Why John McCain Lost the Election

His pollster, Bill McInturff, dishes on when he knew it was over.

By SHARE

By Paul Bedard, Washington Whispers.

The end came very fast for Sen. John McCain's presidential bid. Pollster Bill McInturff first got the exit polls about 2:30 p.m. on Election Day. He digested and recalculated them. "Within an hour," he says, "you know this isn't going to happen." So how did McCain lose? Well, as kids say, stuff happened. Topping McInturff's list: Obama was the first black presidential nominee and gave his acceptance speech on the 45th anniversary of Martin Luther King Jr.'s "I Have a Dream" speech. The GOP convention was almost rained out by a hurricane over New Orleans on Hurricane Katrina's anniversary.

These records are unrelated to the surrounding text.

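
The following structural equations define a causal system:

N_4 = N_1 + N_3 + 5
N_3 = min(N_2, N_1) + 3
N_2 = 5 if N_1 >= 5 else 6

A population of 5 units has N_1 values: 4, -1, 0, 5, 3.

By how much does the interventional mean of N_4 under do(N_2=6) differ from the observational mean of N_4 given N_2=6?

1.4

The intervention sets N_2=6 in all 5 units regardless of N_1. Recomputing N_4 per unit gives 16, 6, 8, 18, 14; average 12.4.
Observing N_2=6 restricts to units where N_2's equation naturally yields 6: N_1 ∈ {4, -1, 0, 3}. In that subpopulation N_4 = 16, 6, 8, 14, mean 11.
Difference = 12.4 − 11 = 1.4.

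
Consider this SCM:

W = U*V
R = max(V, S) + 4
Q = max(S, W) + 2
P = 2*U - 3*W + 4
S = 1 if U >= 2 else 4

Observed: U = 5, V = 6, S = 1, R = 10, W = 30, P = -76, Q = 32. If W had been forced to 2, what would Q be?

4

Under do(W=2), the mechanism W = U*V is discarded; W is fixed at 2.
S = 1 if U >= 2 else 4  [with U=5]  = 1
Q = max(S, W) + 2  [with S=1, W=2]  = 4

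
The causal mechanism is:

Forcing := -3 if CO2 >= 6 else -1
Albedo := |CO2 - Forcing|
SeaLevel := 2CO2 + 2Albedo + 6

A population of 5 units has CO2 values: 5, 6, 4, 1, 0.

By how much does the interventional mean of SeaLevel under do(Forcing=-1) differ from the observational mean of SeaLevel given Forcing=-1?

2.8

Under do(Forcing=-1), Forcing's equation is replaced by Forcing=-1 for every unit. Per-unit SeaLevel: 28, 32, 24, 12, 8. Mean = 20.8.
Observing Forcing=-1 restricts to units where Forcing's equation naturally yields -1: CO2 ∈ {5, 4, 1, 0}. In that subpopulation SeaLevel = 28, 24, 12, 8, mean 18.
Difference = 20.8 − 18 = 2.8.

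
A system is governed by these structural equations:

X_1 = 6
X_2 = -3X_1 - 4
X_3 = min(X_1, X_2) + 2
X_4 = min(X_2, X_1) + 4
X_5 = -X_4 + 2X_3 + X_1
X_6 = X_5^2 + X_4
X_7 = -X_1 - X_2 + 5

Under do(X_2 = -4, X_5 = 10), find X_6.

100

Setting X_2 = -4, X_5 = 10 by intervention discards those variables' equations.
X_4 = min(X_2, X_1) + 4  [with X_2=-4, X_1=6]  = 0
X_6 = X_5^2 + X_4  [with X_5=10, X_4=0]  = 100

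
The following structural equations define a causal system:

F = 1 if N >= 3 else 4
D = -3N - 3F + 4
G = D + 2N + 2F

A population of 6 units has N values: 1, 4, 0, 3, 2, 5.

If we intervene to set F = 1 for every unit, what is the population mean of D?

-6.5

Under do(F=1), F's equation is replaced by F=1 for every unit. Per-unit D: -2, -11, 1, -8, -5, -14. Mean = -6.5.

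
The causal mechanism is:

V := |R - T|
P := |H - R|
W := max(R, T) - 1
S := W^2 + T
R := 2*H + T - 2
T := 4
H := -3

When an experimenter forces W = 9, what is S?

85

Intervening sets W = 9 and removes its equation (W := max(R, T) - 1).
S = W^2 + T  [with W=9, T=4]  = 85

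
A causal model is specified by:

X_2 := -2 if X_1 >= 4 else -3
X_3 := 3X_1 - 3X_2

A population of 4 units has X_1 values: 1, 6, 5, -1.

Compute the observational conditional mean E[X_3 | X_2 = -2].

22.5

Observing X_2=-2 restricts to units where X_2's equation naturally yields -2: X_1 ∈ {6, 5}. In that subpopulation X_3 = 24, 21, mean 22.5.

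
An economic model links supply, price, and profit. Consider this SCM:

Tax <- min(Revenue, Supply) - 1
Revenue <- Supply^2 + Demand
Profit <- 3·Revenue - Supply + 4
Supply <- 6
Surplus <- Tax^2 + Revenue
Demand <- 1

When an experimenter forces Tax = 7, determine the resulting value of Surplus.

86

Under do(Tax=7), the mechanism Tax <- min(Revenue, Supply) - 1 is discarded; Tax is fixed at 7.
Revenue = Supply^2 + Demand  [with Supply=6, Demand=1]  = 37
Surplus = Tax^2 + Revenue  [with Tax=7, Revenue=37]  = 86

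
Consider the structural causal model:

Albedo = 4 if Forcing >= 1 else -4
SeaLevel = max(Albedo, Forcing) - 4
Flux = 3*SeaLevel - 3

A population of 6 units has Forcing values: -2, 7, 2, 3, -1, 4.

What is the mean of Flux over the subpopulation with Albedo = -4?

E[Flux|Albedo=-4] averages over only the 2 units with Albedo=-4 (Forcing = -2, -1): Flux = -21, -18, mean -19.5.

-19.5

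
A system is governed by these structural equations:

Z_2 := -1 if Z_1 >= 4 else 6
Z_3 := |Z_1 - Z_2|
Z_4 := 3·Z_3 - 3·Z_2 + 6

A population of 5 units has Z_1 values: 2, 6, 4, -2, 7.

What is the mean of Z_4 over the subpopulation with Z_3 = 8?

Observing Z_3=8 restricts to units where Z_3's equation naturally yields 8: Z_1 ∈ {-2, 7}. In that subpopulation Z_4 = 12, 33, mean 22.5.

22.5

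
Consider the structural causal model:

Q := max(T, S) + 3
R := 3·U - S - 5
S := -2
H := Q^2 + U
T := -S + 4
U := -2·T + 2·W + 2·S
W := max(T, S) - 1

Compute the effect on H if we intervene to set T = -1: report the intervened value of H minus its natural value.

Under do(T=-1), the mechanism T := -S + 4 is discarded; T is fixed at -1.
W = max(T, S) - 1  [with T=-1, S=-2]  = -2
U = -2·T + 2·W + 2·S  [with T=-1, W=-2, S=-2]  = -6
Q = max(T, S) + 3  [with T=-1, S=-2]  = 2
H = Q^2 + U  [with Q=2, U=-6]  = -2
Without intervention: T = -S + 4  [with S=-2]  = 6; W = max(T, S) - 1  [with T=6, S=-2]  = 5; U = -2·T + 2·W + 2·S  [with T=6, W=5, S=-2]  = -6; Q = max(T, S) + 3  [with T=6, S=-2]  = 9; H = Q^2 + U  [with Q=9, U=-6]  = 75.
Change = -2 − 75 = -77.

-77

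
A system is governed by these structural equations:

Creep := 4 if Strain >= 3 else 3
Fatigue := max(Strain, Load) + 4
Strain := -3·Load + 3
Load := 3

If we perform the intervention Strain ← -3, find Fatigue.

7

Under do(Strain=-3), the mechanism Strain := -3·Load + 3 is discarded; Strain is fixed at -3.
Fatigue = max(Strain, Load) + 4  [with Strain=-3, Load=3]  = 7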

And as the economy collapsed, McCain had to endorse a bailout he never would have backed had he not been running for president. Reason: Treasury Secretary Henry Paulson begged him to. While he thinks playing up Barack Obama's ties to the Rev. Jeremiah Wright would have worked to hurt the Democrat, McInturff backed McCain's decision to ignore the minister's inflammatory anti-America comments because it would have been seen as race-baiting and sparked racial anger and protests. "It would have delegitimized his presidency," says McInturff.